In a preferred construction, the carriage moves under the carrier by means including a plurality of pneumatic balancer cylinders and is guided by rollers disposed on one of the carriages and configured to roll along the other.

The workpiece support means are configured to include any one of a variety of workpiece holding attachments, such as vacuum caps, jaws, gripping fin forces, magnets, etc., for picking up, moving and releasing the workpiece. An electrical and/or numerical control system (not shown) may be used to synchronize the operation of the apparatus and workpiece holding attachments, for example with the operation of a press, which the apparatus automatically loads and/or unloads. Also good.

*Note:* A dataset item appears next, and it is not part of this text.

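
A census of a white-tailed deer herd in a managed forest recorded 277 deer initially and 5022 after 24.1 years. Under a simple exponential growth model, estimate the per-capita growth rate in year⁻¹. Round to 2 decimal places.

From N(t) = N₀·e^(rt): e^(r·24.1) = 5022/277 = 18.13.
r·24.1 = ln(18.13) = 2.8976, so r = 2.8976/24.1 = 0.12023.

0.12 per year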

The attachment means of the workpiece handling device may be fixed in any position. i.e., a powered transfer carriage or transfer system, either fixed directly to the press frame or across the press.

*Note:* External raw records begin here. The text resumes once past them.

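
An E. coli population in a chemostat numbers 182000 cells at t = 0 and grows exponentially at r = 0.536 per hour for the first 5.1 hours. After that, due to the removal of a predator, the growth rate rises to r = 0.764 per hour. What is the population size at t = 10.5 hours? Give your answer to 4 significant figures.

Phase 1: N(5.1) = 182000·e^(0.536×5.1) = 182000·e^2.734 = 2.80065×10^6.
Phase 2 runs for 10.5 − 5.1 = 5.4 hours at r = 0.764.
N(10.5) = 2.80065×10^6·e^(0.764×5.4) = 2.80065×10^6·e^4.126 = 1.733741×10^8.

173400000 cells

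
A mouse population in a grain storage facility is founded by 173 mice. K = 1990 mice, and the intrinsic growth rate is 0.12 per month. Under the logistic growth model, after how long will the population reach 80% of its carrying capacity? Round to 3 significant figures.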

It may be fixed to the conveyor. Since the guide rail is omitted from the workpiece support means, there is ample space on the floor of the rotor of the press, which allows for high speed and efficient operation.

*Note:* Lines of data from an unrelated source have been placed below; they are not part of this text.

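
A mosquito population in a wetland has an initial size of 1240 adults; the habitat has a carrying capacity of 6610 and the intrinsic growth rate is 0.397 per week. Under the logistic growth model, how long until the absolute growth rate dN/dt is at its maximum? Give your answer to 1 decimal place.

Logistic growth is fastest at N = K/2 = 3305.
A = (K − N₀)/N₀ = 4.3306. Set K/(1 + A·e^(−rt)) = K/2 → A·e^(−rt) = 1.
e^(−0.397t) = 1/4.3306 = 0.230912, so t = ln(4.3306)/0.397 = 1.4657/0.397 = 3.692.

3.7 weeks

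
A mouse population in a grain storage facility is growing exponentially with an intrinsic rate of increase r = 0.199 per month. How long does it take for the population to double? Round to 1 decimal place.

Doubling time t_d = ln(2)/r = 0.6931/0.199 = 3.4832.

3.5 months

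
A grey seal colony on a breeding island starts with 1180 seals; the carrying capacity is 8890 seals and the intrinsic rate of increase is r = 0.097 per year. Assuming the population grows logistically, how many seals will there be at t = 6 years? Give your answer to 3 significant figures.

A = (K − N₀)/N₀ = (8890 − 1180)/1180 = 6.5339.
N(t) = K/(1 + A·e^(−rt)) = 8890/(1 + 6.5339×e^(−0.097×6)).
e^(−0.582) = 0.55878; denominator = 1 + 6.5339×0.55878 = 4.651.
N = 8890/4.651 = 1911.41.

1910 seals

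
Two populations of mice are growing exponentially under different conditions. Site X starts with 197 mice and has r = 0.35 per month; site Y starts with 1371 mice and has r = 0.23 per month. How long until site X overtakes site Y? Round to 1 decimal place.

16.2 months

Set 197·e^(0.35t) = 1371·e^(0.23t).
e^((0.35 − 0.23)t) = 1371/197 → e^(0.12·t) = 6.9594.
0.12·t = ln(6.9594) = 1.9401, so t = 1.9401/0.12 = 16.167.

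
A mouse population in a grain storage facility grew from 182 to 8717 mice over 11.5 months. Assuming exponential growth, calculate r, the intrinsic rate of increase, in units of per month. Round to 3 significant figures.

From N(t) = N₀·e^(rt): e^(r·11.5) = 8717/182 = 47.896.
r·11.5 = ln(47.896) = 3.869, so r = 3.869/11.5 = 0.33644.

0.336 per month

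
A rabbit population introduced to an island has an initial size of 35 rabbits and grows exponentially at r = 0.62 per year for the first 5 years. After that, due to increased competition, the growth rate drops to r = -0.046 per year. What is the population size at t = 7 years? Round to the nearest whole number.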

The apparatus, which represents a preferred form of the invention, includes mounting means 10 which can be fixed to the frame of a large industrial press used for forming large steel workpieces, such as the roof of a motor vehicle. A first arm 12 (hereinafter referred to as a crank or upper arm) is pivoted to a mounting means so as to move about a first vertical pivot 14. A second arm 16 (hereinafter referred to as a crank lever or The crank arm 1 (referred to as the lower arm) moves around the center of the second vertical pivot 18i (referred to as the lower arm).
It is supported by 2. The crank lever 16i is rotated such that the workpiece support means 20 moves about the third vertical axis 22.
It is supported by this. The first pivot 14 and the third pivot 22 are
It is equidistant from the axis 18. The apparatus 1 coordinates the movements of the crank arm 12 and the crank lever 16 about the first pivot 14 and the second pivot 18 such that the workpiece support means 20 moves linearly along a horizontal path. The first coordinating means includes a first gear coupling device 24 configured as follows.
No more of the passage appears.